If it is the last slot in the alphabet[] array (which it is) it will -1 in the password index (move back one slot), change the z to the beginning element of the alphabet[] array.
Next it will detect the z 1 slot before the slot we just changed from z to a.
Since the second to last slot we’re dealing with here is also a z… basically repeat the process we performed for the last z.
(Change the z to a, -1 in the password index, process it from a-z)

Hope it makes sense mate, it’s a algorithm.
Kind of hard to explain them :confused:

Program one, or run one of the C# implementations i translated to Java and you will see how it comes up with its computations.
(You’ll have to implement printing out the current computation as it’s not added in the examples above)
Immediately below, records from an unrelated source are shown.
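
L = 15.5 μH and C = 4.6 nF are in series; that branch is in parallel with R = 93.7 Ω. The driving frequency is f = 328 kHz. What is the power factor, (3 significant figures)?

ω = 2πf = 2.061e+06 rad/s
X_L = ωL = 31.9 Ω
X_C = 1/(ωC) = 105 Ω
Branch 1: Z₁ = R = 93.7 Ω
Branch 2 (series LC): Z₂ = j(X_L − X_C) = −j73.5 Ω
Parallel: Z = Z₁Z₂/(Z₁+Z₂), |Z| = 57.9 Ω, ∠Z = -51.9°
cos φ = cos(-51.9°) = 0.617

0.617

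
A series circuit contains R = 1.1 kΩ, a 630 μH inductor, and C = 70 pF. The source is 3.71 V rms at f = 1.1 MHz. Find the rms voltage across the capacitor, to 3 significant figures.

ω = 2πf = 6.912e+06 rad/s
X_L = ωL = 4350 Ω
X_C = 1/(ωC) = 2070 Ω
Net reactance X = X_L − X_C = 2290 Ω
Z = 1100 + j2290 Ω
|Z| = √(1100² + 2290²) = 2540 Ω
I = V/|Z| = 1.46 mA
V_C = I·|Z_C| = 0.00146 × 2070 = 3.02 V

3.02 V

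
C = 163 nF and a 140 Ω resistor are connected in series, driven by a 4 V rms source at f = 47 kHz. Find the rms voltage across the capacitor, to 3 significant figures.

ω = 2πf = 295300 rad/s
X_C = 1/(ωC) = 20.8 Ω
Z = 140 − j20.8 Ω
|Z| = √(140² + 20.8²) = 142 Ω
I = V/|Z| = 28.3 mA
V_C = I·|Z_C| = 0.0283 × 20.8 = 0.587 V

0.587 V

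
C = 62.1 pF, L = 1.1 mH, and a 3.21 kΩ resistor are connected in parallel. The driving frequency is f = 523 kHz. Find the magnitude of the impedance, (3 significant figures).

ω = 2πf = 3.286e+06 rad/s
X_L = ωL = 3610 Ω
X_C = 1/(ωC) = 4900 Ω
Parallel: admittances add. Y = 1/R + 1/(jωL) + jωC
Y = (0.000312 − j7.26e-05) S
|Y| = 0.000320 S → |Z| = 1/|Y| = 3130 Ω, ∠Z = −∠Y = 13.1°

3130 Ω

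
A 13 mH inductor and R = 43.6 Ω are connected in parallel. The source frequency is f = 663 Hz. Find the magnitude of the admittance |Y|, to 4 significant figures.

ω = 2πf = 4166 rad/s
X_L = ωL = 54.15 Ω
Parallel: admittances add. Y = 1/R + 1/(jωL)
Y = (0.02294 − j0.01847) S
|Y| = 0.02945 S → |Z| = 1/|Y| = 33.96 Ω, ∠Z = −∠Y = 38.84°

29.45 mS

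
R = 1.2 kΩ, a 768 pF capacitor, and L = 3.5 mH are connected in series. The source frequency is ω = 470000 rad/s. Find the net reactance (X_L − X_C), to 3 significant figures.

X_L = ωL = 1640 Ω
X_C = 1/(ωC) = 2770 Ω
X = 1640 − 2770 = -1130 Ω

-1130 Ω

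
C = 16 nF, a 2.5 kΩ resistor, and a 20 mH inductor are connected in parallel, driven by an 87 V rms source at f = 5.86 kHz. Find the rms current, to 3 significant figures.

75.4 mA

ω = 2πf = 36820 rad/s
X_L = ωL = 736 Ω
X_C = 1/(ωC) = 1700 Ω
Parallel: admittances add. Y = 1/R + 1/(jωL) + jωC
Y = (0.000400 − j0.000769) S
|Y| = 0.000867 S → |Z| = 1/|Y| = 1150 Ω, ∠Z = −∠Y = 62.5°
I = V/|Z| = 87/1150 = 75.4 mA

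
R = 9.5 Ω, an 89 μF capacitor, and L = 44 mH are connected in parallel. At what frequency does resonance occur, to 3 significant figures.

ω₀ = 1/√(LC) = 1/√(0.044 × 8.9e-05) = 505.3 rad/s
f₀ = ω₀/(2π) = 80.4 Hz

80.4 Hz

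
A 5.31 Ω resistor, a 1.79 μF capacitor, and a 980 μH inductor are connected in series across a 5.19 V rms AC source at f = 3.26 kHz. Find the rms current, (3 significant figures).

ω = 2πf = 20480 rad/s
X_L = ωL = 20.1 Ω
X_C = 1/(ωC) = 27.3 Ω
Net reactance X = X_L − X_C = -7.20 Ω
Z = 5.31 − j7.20 Ω
|Z| = √(5.31² + 7.20²) = 8.95 Ω
I = V/|Z| = 5.19/8.95 = 580 mA

580 mA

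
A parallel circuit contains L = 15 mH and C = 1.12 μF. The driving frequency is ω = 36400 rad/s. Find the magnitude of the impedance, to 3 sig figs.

X_L = ωL = 546 Ω
X_C = 1/(ωC) = 24.5 Ω
Parallel: admittances add. Y = 1/(jωL) + jωC
Y = (0 + j0.0389) S
|Y| = 0.0389 S → |Z| = 1/|Y| = 25.7 Ω, ∠Z = −∠Y = -90.0°

25.7 Ω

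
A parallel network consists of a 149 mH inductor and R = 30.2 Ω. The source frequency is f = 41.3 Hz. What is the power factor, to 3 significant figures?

0.788

ω = 2πf = 259.5 rad/s
X_L = ωL = 38.7 Ω
Parallel: admittances add. Y = 1/R + 1/(jωL)
Y = (0.0331 − j0.0259) S
|Y| = 0.0420 S → |Z| = 1/|Y| = 23.8 Ω, ∠Z = −∠Y = 38.0°
cos φ = cos(38.0°) = 0.788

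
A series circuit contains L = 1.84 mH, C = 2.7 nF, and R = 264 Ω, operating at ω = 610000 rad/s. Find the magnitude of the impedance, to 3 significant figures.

579 Ω

X_L = ωL = 1120 Ω
X_C = 1/(ωC) = 607 Ω
Net reactance X = X_L − X_C = 515 Ω
Z = 264 + j515 Ω
|Z| = √(264² + 515²) = 579 Ω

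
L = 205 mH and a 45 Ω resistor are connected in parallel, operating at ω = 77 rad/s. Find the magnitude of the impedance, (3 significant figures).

14.9 Ω

X_L = ωL = 15.8 Ω
Parallel: admittances add. Y = 1/R + 1/(jωL)
Y = (0.0222 − j0.0634) S
|Y| = 0.0671 S → |Z| = 1/|Y| = 14.9 Ω, ∠Z = −∠Y = 70.7°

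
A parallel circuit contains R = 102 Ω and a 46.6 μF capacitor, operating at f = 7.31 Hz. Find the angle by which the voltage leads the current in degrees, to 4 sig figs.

ω = 2πf = 45.93 rad/s
X_C = 1/(ωC) = 467.2 Ω
Parallel: admittances add. Y = 1/R + jωC
Y = (0.009804 + j0.002140) S
|Y| = 0.01003 S → |Z| = 1/|Y| = 99.65 Ω, ∠Z = −∠Y = -12.32°

-12.32°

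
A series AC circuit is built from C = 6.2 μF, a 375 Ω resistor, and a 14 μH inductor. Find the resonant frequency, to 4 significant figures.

ω₀ = 1/√(LC) = 1/√(1.4e-05 × 6.2e-06) = 107300 rad/s
f₀ = ω₀/(2π) = 17.08 kHz

17.08 kHz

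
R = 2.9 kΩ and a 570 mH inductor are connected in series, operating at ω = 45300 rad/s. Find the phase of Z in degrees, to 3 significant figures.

X_L = ωL = 25800 Ω
Z = 2900 + j25800 Ω
|Z| = √(2900² + 25800²) = 26000 Ω
∠Z = arctan(25800/2900) = 83.6°

83.6°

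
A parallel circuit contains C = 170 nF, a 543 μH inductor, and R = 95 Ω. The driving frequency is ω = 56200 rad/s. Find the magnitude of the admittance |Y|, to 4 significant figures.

X_L = ωL = 30.52 Ω
X_C = 1/(ωC) = 104.7 Ω
Parallel: admittances add. Y = 1/R + 1/(jωL) + jωC
Y = (0.01053 − j0.02322) S
|Y| = 0.02549 S → |Z| = 1/|Y| = 39.23 Ω, ∠Z = −∠Y = 65.61°

25.49 mS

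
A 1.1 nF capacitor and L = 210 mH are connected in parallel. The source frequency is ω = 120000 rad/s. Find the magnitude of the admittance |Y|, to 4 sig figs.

X_L = ωL = 25200 Ω
X_C = 1/(ωC) = 7576 Ω
Parallel: admittances add. Y = 1/(jωL) + jωC
Y = (0 + j9.232e-05) S
|Y| = 9.232e-05 S → |Z| = 1/|Y| = 10830 Ω, ∠Z = −∠Y = -90.00°

92.32 μS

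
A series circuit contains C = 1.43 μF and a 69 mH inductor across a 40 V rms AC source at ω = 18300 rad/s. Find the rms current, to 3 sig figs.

32.7 mA

X_L = ωL = 1260 Ω
X_C = 1/(ωC) = 38.2 Ω
Net reactance X = X_L − X_C = 1220 Ω
Z = j1220 Ω
|Z| = √(0² + 1220²) = 1220 Ω
I = V/|Z| = 40/1220 = 32.7 mA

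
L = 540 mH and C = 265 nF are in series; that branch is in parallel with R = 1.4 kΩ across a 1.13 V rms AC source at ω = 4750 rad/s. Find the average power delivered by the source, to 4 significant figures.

912.1 μW

X_L = ωL = 2565 Ω
X_C = 1/(ωC) = 794.4 Ω
Branch 1: Z₁ = R = 1400 Ω
Branch 2 (series LC): Z₂ = j(X_L − X_C) = j1771 Ω
Parallel: Z = Z₁Z₂/(Z₁+Z₂), |Z| = 1098 Ω, ∠Z = 38.33°
I = V/|Z| = 1.029 mA
P = VI cos φ = 1.13 × 0.001029 × cos(38.33°) = 912.1 μW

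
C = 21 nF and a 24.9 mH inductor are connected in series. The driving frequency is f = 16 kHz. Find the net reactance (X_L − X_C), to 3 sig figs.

ω = 2πf = 100500 rad/s
X_L = ωL = 2500 Ω
X_C = 1/(ωC) = 474 Ω
X = 2500 − 474 = 2030 Ω

2030 Ω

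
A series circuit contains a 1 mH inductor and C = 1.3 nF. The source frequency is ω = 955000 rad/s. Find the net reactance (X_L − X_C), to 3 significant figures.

150 Ω

X_L = ωL = 955 Ω
X_C = 1/(ωC) = 805 Ω
X = 955 − 805 = 150 Ω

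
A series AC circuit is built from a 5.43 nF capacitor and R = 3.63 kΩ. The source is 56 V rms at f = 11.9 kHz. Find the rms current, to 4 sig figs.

12.77 mA

ω = 2πf = 74770 rad/s
X_C = 1/(ωC) = 2463 Ω
Z = 3630 − j2463 Ω
|Z| = √(3630² + 2463²) = 4387 Ω
I = V/|Z| = 56/4387 = 12.77 mA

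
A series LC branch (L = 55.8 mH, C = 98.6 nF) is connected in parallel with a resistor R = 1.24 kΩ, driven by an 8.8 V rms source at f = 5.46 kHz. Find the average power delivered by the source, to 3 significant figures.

ω = 2πf = 34310 rad/s
X_L = ωL = 1910 Ω
X_C = 1/(ωC) = 296 Ω
Branch 1: Z₁ = R = 1240 Ω
Branch 2 (series LC): Z₂ = j(X_L − X_C) = j1620 Ω
Parallel: Z = Z₁Z₂/(Z₁+Z₂), |Z| = 984 Ω, ∠Z = 37.5°
I = V/|Z| = 8.94 mA
P = VI cos φ = 8.8 × 0.00894 × cos(37.5°) = 62.5 mW

62.5 mW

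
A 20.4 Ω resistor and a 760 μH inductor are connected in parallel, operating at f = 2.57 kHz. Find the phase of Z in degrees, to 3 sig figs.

ω = 2πf = 16150 rad/s
X_L = ωL = 12.3 Ω
Parallel: admittances add. Y = 1/R + 1/(jωL)
Y = (0.0490 − j0.0815) S
|Y| = 0.0951 S → |Z| = 1/|Y| = 10.5 Ω, ∠Z = −∠Y = 59.0°

59.0°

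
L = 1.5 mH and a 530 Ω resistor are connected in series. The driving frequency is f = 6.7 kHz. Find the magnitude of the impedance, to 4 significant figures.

ω = 2πf = 42100 rad/s
X_L = ωL = 63.15 Ω
Z = 530.0 + j63.15 Ω
|Z| = √(530.0² + 63.15²) = 533.7 Ω

533.7 Ω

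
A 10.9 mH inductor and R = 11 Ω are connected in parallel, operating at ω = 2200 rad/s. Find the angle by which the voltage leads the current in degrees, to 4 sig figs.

24.64°

X_L = ωL = 23.98 Ω
Parallel: admittances add. Y = 1/R + 1/(jωL)
Y = (0.09091 − j0.04170) S
|Y| = 0.1000 S → |Z| = 1/|Y| = 9.998 Ω, ∠Z = −∠Y = 24.64°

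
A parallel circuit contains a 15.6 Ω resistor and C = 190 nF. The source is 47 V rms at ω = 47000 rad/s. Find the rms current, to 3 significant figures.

X_C = 1/(ωC) = 112 Ω
Parallel: admittances add. Y = 1/R + jωC
Y = (0.0641 + j0.00893) S
|Y| = 0.0647 S → |Z| = 1/|Y| = 15.5 Ω, ∠Z = −∠Y = -7.93°
I = V/|Z| = 47/15.5 = 3.04 A

3.04 A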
Here’s the first version of this I came up with overnight, this one involves no StringBuilders:
http://pastebin.com/Mm2LLUn4 (V0.1)

So you go through each password possibility one by one? In Python I programmed something like this that went through each possibility one by one and it seemed like it would have taken days to finish, even though it was just a lot of for loops. Is Java really that much faster than Python or is there some serious optimization going on?